While the county extended a grace period for appealing initial zoning designations, with fees normally applied to changes in zoning waived; 215 property owners in the area requested that the community be rezoned R-1. A petition was circulated showing everybody was onboard, and county leadership approved the change. After all, allowable densities in Weaverville’s R-2, which are formulaic, fell between those of Buncombe’s R-1 (8 units per acre)and R-2 (12 units per acre).
That was in March, when the Landgrovers were vacationing in Florida. The county sent certified notices to all affected parties, but the Landgrovers’ envelope was held by the post office and eventually returned to sender. Neighbors who spoke during the public hearing sharply criticized the Landgrovers for not arranging to have their mail forwarded and not staying in touch with the community during their vacation. Most incriminating was the fact that the Landgrovers’ son had been staying at their house, and he did not read the zoning notice posted on the wooded lot at the other end of the road.
Neighbors who spoke against the rezoning were concerned the Landgrovers were going to take advantage of the full number of units the R-2 zoning would allow. The Landgrovers argued this was not the case, but they only wanted to hold on to their property rights for their posterity. Fearing a large development, many neighbors spoke of the treacherous traffic conditions extant and argued the roads could not support one more car, let alone 1100. Such arguments overlooked the ability of the Landgrovers to add half that many units and parking spaces with the current R-1 zoning.
Most tellingly, several stressed community rights and democracy. Sure, they said, the Landgrovers had property rights, but community rights and the wishes of the majority trumped that. The whole room seemed possessed with a demon that prevented anybody from respecting the country’s founding documents.

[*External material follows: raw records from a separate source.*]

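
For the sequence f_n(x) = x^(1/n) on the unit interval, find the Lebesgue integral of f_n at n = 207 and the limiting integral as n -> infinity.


At n = 207: f_207(x) = x^(1/207).
Step 1: integral(x^(1/207), 0, 1) = [x^(1/207+1) / (1/207+1)] from 0 to 1
     = 1 / (1/207 + 1) = 1 / ((207+1)/207) = 207/(207+1)
     = 207/208 = 0.995192
Step 2: As n -> infinity, f_n(x) = x^(1/n) -> 1 for x in (0,1], and f_n is increasing in n.
By MCT, lim_n integral(f_n) = integral(lim_n f_n) = integral(1, 0, 1) = 1.
Step 3: Verify convergence: 207/208 = 0.995192 -> 1


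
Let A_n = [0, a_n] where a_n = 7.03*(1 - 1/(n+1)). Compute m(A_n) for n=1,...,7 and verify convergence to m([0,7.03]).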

This country was based on the idea that man was endowed by his Creator with rights to life, liberty, and the pursuit of happiness. Property rights were implicit. How could somebody pursue happiness if every time he turned around somebody was stealing his guitar or paving over or burning down his house? Original intent traditions have it that the founders defined rights as things a person can do without coercing anybody else to participate. It stands to reason a Creator could bestow these rights on a person, but since another tenet in the founding documents is freedom of assembly, it is difficult to see how a Creator would preordain the groups each person would join so he could endow those associations with rights. Exposed, community rights are nothing more than a rationale invoked for exerting control over others.
As for the democracy part, the founding documents established a Constitutional Republic to make sure each free spirit could follow his own bliss, his own muse, his own conscience without being made to conform to something like a state church. The founders tried to prevent tyranny from raising its ugly head on this soil forevermore; tyranny of the majority included.
The sad fact is we are now in a country of community rights and democracy because that’s what kids graduating from public schools and colleges learn. Then, they elect champions of community rights to rule and judge and dip a toe in the footsteps of Leon Trotsky. Fifty years ago, the notion of enforcing community rights on American soil would be unthinkable, but its infiltration of modern thought may be seen with a simple Google.
Back to the story, the Landgrovers and one resident, Ann Bollinger, had a difference of opinion about who signed whom up for the zoning change. Truempy indicated staff felt the available evidence was in favor of the Landgrover’s side of the story, that they had not received notification. What’s more, after the county had sent out the notices, and after the commissioners approved rezoning the swath of land R-1, a technicality was uncovered.
Brenda Landgrover said it was not a technicality, but a provision inserted in the law expressly to protect people like her from situations like the one at-hand. The overlooked clause required additional noticing when land was to be rezoned by a party other than the owner. The county had fallen short of this requirement, assuming at the time that the Landgrovers had been all-in.
Most commissioners who spoke indicated they would not have voted as they did had they known the Landgrovers were not supportive of the change. Mike Fryar had a long turn at the mic. He asked how much the brouhaha had cost the county. To date, $7947 had been spent. He told how neighbors had moved into his viewshed in Fairview. He adjusted, accommodated, and put up a fence. If the community wanted to keep the views, he suggested they take up a collection to make the Landgrovers an offer to put the land in a conservancy. “You’re asking us to tell people what to do with their property,” he told the neighbors.
Joe Belcher wanted people to realize that the commissioners had no jurisdiction over roads. The county neither owns nor maintains them. Complaints about traffic should be referred to the NC DOT, which conducts traffic assessments and can make improvements.
Chair David Gantt argued the law was clear, and when the law isn’t followed, the result is called chaos. There had been an error in the noticing, and so the Landgrovers had a right to revert their zoning. “We’re gonna put him back where he was before this happened,” said Gantt. “It could be you, next.”
It wouldn’t be a commissioners’ meeting without Ellen Frost taking a potshot at the Republican-led state legislature. And this she did, blaming Raleigh for dissolving the ETJ’s in the first place. Only Brownie Newman voted against the measure.